Power generation by way of harvesting  natural physical vibrations and thermal energy are areas that have already experienced breakthroughs this year. The Louisiana Tech team's technology represents yet another advancement in this promising area. Its technology, however, employs a piezoelectric, lead-zirconate-titanate cantilever coated on one side with a carbon nanotube film. Absorption of light or thermal energy by the film induces the cantilever to repeatedly bend while exposed to the stimulus.
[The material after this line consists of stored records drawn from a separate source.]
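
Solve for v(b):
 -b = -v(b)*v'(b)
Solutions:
 v(b) = -sqrt(C1 + b^2)
 v(b) = sqrt(C1 + b^2)


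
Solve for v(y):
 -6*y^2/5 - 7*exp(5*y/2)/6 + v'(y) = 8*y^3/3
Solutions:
 v(y) = C1 + 2*y^4/3 + 2*y^3/5 + 7*exp(5*y/2)/15


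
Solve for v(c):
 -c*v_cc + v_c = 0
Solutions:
 v(c) = C1 + C2*c^2


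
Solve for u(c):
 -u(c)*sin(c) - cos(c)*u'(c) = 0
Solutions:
 u(c) = C1*cos(c)


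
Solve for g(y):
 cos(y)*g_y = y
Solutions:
 g(y) = C1 + Integral(y/cos(y), y)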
This cyclical bending motion, in turn, generates power.

"The greatest significance of this work is that it offers us a new option to continuously harvest both solar and thermal energy on a single chip, given the self-reciprocating characteristics of the device upon exposure to light and/or thermal radiation," says Long Que, assistant professor of electrical engineering. "This characteristic might enable us to make perpetual micro/nanodevices and micro/nanosystems, and could significantly impact the wireless sensory network."

In early experiments, the researchers demonstrated the nanotube-coated cantilever's ability to adequately power several low-power microsensors and integrated circuits; the device generated an electric potential of 10 V. The self-reciprocating energy cell also boasts the benefit of being able to harvest various energy sources, according to the researchers.

Details of the research were published recently in the journal, Applied Physics Letters.